O que os dados apontam como caminho
Se há um fio condutor entre a pesquisa doméstica e a corporativa, é este: autoridade que se sustenta não é a mais rígida nem a mais permissiva, é a mais coerente.
O próprio estudo da UFPR já mostrava isso dentro de casa~~:~~ quando apontou que o estilo autoritativo, que combina exigência com responsividade, produzia os melhores resultados mensuráveis nos filhos, superando de longe tanto a rigidez autoritária quanto a ausência permissiva.
O WRI 2025 mostra o equivalente no ambiente corporativo~~:~~ quando sugere que coerência, empatia e confiança são os elementos que fazem falta nas lideranças atuais, segundo a percepção dos liderados.
Não é o carisma ou a rigidez do líder que reconstrói a autoridade.
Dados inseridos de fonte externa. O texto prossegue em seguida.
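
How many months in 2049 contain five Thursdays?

4

A month has five Thursdays exactly when Thursday falls within its first (length − 28) days.
Jan: 31 days, starts Fri → 5 of Fri, Sat, Sun
Feb: 28 days, starts Mon → 5 of (none)
Mar: 31 days, starts Mon → 5 of Mon, Tue, Wed
Apr: 30 days, starts Thu → 5 of Thu, Fri ✓
May: 31 days, starts Sat → 5 of Sat, Sun, Mon
Jun: 30 days, starts Tue → 5 of Tue, Wed
Jul: 31 days, starts Thu → 5 of Thu, Fri, Sat ✓
Aug: 31 days, starts Sun → 5 of Sun, Mon, Tue
Sep: 30 days, starts Wed → 5 of Wed, Thu ✓
Oct: 31 days, starts Fri → 5 of Fri, Sat, Sun
Nov: 30 days, starts Mon → 5 of Mon, Tue
Dec: 31 days, starts Wed → 5 of Wed, Thu, Fri ✓
Months with five Thursdays: Apr, Jul, Sep, Dec.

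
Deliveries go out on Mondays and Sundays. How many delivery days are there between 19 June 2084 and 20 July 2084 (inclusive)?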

É a evidência repetida de que a palavra do líder corresponde à sua prática, que deve ser empática e inspirar confiança.
Para quem lidera hoje, seja uma casa ou uma empresa, é preciso trocar o discurso da autoridade pela demonstração dela, em ciclos curtos e visíveis.
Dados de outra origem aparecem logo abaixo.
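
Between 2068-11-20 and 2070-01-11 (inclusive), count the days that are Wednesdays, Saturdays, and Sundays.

179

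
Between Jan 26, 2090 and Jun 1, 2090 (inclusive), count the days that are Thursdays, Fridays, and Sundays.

Jan 26, 2090 is a Thursday.
The range spans 127 days (inclusive of both endpoints).
127 = 7 × 18 + 1, so there are 18 full weeks plus 1 extra day.
Each full week contributes 3 days from the set (Thu, Fri, Sun): 18 × 3 = 54.
The 1 extra day is Thu — 1 of them qualifies.
Total: 54 + 1 = 55.

55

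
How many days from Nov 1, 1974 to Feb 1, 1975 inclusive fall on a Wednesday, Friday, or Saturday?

41

Nov 1, 1974 is a Friday.
That's 93 days from start to end, counting both.
93 = 7 × 13 + 2, so there are 13 full weeks plus 2 extra days.
Each full week contributes 3 days from the set (Wed, Fri, Sat): 13 × 3 = 39.
The 2 extra days are Fri, Sat — 2 of them qualify.
Total: 39 + 2 = 41.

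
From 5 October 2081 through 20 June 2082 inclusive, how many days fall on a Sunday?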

No ambiente corporativo, os próprios dados da Sólides indicam por onde começar.
Substituir critérios opacos de promoção – que 61% dos colaboradores associam a política interna, não a mérito- , por parâmetros que o time consiga verificar; e transformar formação e apoio ao desenvolvimento que a maioria dos líderes já oferece, mas poucos colaboradores percebem, em prática visível, não apenas em intenção.
Em casa, o desafio é simetricamente o mesmo: presença que estabelece regra sem terceirizar o afeto.
A autoridade que se conquista, não a que se herda
Millennials e geração X, as gerações mais obedientes da história, estão diante de um desafio que seus próprios pais e seus filhos nunca precisaram superar: aprender, já adulta, a exercer uma autoridade que não vem pronta, nem em casa, nem no trabalho.
Os dados são claros sobre o que não funciona mais. Nem o comando puro de antigamente, que os próprios liderados de hoje já classificam como obsoleto; nem a ausência de posicionamento, que as pesquisas associam a consequências negativas.
O que resta, e o que os números sustentam como caminho, é uma autoridade construída com presença; coerência; disposição para o atrito, quando necessário e para provar, repetidamente, que merece ser ouvida.
É essa autoridade, construída, não herdada, que decide se a próxima decisão anunciada numa sala de reunião vai sobreviver. É ela também que influenciará, em grande medida, o comportamento e o sucesso das próximas gerações.